You didn’t necessarily need to buy stock in the Pinterest IPO to make money off the public market debut of the online scrapbooking company.

It’s often difficult for regular investors to get in on the ground floor of hot startups like Pinterest—whose stock rose more than 28% from its initial public offering price of $19, to $24.40 on its first day trading Thursday—as venture capitalists and hedge funds typically dominate private funding rounds. Yet the Pinterest IPO is an exception: One of the social media company’s largest shareholders is Fidelity, which owns Pinterest stock on behalf of many retirement savers, whether they know it or not.

Fidelity owns 7.1% of Pinterest, nearly as much as the 9.6% stake held by Andreessen Horowitz, the famed Silicon Valley VC firm, and more than the 6% owned by Valiant, one of Pinterest’s hedge fund backers. Most of Fidelity’s shares, which are now worth more than $787 million in total, are held in the Fidelity Contrafund, a mutual fund that is a popular offering in 401(k) retirement plans.

Indeed, the massive Contrafund oversees $119.3 billion in assets, of which just under half of 1% is invested in Pinterest. To put that in perspective, the fund has bet more money on Pinterest than it has on other holdings such as Twitter, Coca-Cola and Disney.

And although the IPO values Pinterest just modestly above its valuation in its most recent private funding round, Fidelity still reaped a hefty profit from the public listing. Contrafund, for example, has made a 152% return on its Pinterest investment since it began buying the shares in late 2013, according to securities filings.

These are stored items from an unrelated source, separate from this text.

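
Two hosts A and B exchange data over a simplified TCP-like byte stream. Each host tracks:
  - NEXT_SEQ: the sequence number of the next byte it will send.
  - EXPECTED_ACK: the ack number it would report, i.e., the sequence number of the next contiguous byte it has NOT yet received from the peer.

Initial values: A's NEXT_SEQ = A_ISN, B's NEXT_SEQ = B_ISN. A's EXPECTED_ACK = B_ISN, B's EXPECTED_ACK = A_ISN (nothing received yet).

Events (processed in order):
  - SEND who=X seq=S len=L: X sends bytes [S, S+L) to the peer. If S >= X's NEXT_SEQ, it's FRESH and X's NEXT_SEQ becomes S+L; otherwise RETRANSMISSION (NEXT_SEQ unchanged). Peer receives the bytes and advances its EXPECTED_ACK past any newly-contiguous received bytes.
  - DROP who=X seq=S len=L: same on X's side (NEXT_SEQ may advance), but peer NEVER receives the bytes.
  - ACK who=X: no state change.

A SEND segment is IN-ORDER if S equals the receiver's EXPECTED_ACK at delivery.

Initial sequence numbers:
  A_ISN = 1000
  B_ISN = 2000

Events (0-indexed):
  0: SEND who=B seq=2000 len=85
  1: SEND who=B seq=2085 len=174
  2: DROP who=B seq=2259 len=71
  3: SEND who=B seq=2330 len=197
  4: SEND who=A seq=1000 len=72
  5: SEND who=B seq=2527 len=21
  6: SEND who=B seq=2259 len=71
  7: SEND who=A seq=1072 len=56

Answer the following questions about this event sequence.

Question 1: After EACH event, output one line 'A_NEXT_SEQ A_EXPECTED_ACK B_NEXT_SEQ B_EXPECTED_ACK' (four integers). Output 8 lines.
1000 2085 2085 1000
1000 2259 2259 1000
1000 2259 2330 1000
1000 2259 2527 1000
1072 2259 2527 1072
1072 2259 2548 1072
1072 2548 2548 1072
1128 2548 2548 1128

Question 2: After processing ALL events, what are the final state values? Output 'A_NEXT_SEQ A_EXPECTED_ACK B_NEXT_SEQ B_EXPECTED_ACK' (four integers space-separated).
Answer: 1128 2548 2548 1128

Derivation:
After event 0: A_seq=1000 A_ack=2085 B_seq=2085 B_ack=1000
After event 1: A_seq=1000 A_ack=2259 B_seq=2259 B_ack=1000
After event 2: A_seq=1000 A_ack=2259 B_seq=2330 B_ack=1000
After event 3: A_seq=1000 A_ack=2259 B_seq=2527 B_ack=1000
After event 4: A_seq=1072 A_ack=2259 B_seq=2527 B_ack=1072
After event 5: A_seq=1072 A_ack=2259 B_seq=2548 B_ack=1072
After event 6: A_seq=1072 A_ack=2548 B_seq=2548 B_ack=1072
After event 7: A_seq=1128 A_ack=2548 B_seq=2548 B_ack=1128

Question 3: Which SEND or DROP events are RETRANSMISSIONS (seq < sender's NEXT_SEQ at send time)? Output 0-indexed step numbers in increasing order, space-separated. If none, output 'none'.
Step 0: SEND seq=2000 -> fresh
Step 1: SEND seq=2085 -> fresh
Step 2: DROP seq=2259 -> fresh
Step 3: SEND seq=2330 -> fresh
Step 4: SEND seq=1000 -> fresh
Step 5: SEND seq=2527 -> fresh
Step 6: SEND seq=2259 -> retransmit
Step 7: SEND seq=1072 -> fresh

Answer: 6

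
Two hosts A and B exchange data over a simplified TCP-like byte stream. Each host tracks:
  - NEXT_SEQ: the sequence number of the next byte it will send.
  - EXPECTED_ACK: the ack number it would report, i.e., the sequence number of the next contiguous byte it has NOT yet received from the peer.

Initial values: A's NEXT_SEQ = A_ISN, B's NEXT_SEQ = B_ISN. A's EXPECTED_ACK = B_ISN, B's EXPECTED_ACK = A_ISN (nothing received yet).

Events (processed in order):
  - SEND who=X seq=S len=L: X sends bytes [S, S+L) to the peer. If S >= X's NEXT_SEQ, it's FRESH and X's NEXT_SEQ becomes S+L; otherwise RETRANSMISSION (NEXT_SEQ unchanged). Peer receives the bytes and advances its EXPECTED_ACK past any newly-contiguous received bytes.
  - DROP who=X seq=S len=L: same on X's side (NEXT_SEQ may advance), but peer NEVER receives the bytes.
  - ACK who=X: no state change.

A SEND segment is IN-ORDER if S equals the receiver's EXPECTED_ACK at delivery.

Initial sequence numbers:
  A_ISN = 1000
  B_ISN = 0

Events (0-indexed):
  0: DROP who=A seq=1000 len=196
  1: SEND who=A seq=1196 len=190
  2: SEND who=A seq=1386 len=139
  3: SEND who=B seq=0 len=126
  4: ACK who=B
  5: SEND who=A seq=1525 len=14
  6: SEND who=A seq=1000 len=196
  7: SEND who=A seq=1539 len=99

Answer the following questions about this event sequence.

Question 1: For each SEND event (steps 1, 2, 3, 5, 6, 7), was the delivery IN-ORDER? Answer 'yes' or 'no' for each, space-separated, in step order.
Step 1: SEND seq=1196 -> out-of-order
Step 2: SEND seq=1386 -> out-of-order
Step 3: SEND seq=0 -> in-order
Step 5: SEND seq=1525 -> out-of-order
Step 6: SEND seq=1000 -> in-order
Step 7: SEND seq=1539 -> in-order

Answer: no no yes no yes yes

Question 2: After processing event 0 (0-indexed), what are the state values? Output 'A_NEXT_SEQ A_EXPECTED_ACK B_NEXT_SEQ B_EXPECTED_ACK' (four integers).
After event 0: A_seq=1196 A_ack=0 B_seq=0 B_ack=1000

1196 0 0 1000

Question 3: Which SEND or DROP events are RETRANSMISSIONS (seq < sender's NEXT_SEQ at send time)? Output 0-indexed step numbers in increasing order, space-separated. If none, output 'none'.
Step 0: DROP seq=1000 -> fresh
Step 1: SEND seq=1196 -> fresh
Step 2: SEND seq=1386 -> fresh
Step 3: SEND seq=0 -> fresh
Step 5: SEND seq=1525 -> fresh
Step 6: SEND seq=1000 -> retransmit
Step 7: SEND seq=1539 -> fresh

Answer: 6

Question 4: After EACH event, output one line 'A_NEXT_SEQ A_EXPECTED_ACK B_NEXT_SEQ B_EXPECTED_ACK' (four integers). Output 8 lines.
1196 0 0 1000
1386 0 0 1000
1525 0 0 1000
1525 126 126 1000
1525 126 126 1000
1539 126 126 1000
1539 126 126 1539
1638 126 126 1638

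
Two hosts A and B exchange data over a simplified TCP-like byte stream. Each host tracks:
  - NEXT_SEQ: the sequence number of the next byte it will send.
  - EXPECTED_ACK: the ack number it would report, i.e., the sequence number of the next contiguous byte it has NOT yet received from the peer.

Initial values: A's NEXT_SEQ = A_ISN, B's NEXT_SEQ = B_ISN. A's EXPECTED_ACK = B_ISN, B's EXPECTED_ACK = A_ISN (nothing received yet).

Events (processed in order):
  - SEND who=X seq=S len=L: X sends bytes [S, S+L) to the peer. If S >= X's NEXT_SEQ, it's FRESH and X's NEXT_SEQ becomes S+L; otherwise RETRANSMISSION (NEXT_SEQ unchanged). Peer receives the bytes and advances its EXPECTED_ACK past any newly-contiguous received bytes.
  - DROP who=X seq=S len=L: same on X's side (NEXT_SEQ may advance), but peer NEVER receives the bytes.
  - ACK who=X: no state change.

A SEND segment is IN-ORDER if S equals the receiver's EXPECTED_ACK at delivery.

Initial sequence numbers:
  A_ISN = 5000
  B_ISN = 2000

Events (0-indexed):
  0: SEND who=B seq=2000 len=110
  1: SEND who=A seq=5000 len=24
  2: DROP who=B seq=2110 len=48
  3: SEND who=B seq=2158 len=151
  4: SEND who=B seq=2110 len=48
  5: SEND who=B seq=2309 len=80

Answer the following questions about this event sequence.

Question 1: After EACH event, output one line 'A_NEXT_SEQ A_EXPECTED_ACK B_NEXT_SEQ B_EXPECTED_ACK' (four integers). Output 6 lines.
5000 2110 2110 5000
5024 2110 2110 5024
5024 2110 2158 5024
5024 2110 2309 5024
5024 2309 2309 5024
5024 2389 2389 5024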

A few other Fidelity funds also own smaller amounts of Pinterest stock, including the Fidelity OTC Portfolio, the Fidelity Advisor New Insights fund, and the Fidelity Series Opportunistic Insights fund.

And Pinterest isn’t the only tech IPO the funds are benefiting from this year. Fidelity funds, including all the ones mentioned here, owned shares in Lyft before the ride-hailing company went public in March; their stakes are now worth more than $1 billion combined. They also hold stock in Uber, Lyft’s larger rival that just filed for its own IPO in the coming months, as well as other highly valued private companies such as WeWork and Airbnb.

Fidelity is one of a handful of mutual fund companies that have become more active in startup investing in recent years. Those bets are now beginning to pay off for fund investors: Contrafund, for one, was up nearly 17% year to date through Wednesday—not counting Pinterest’s soaring first day—ahead of the S&P 500’s gain. For those who have a 401(k) plan with Fidelity, there’s a good chance you got a piece of the action too.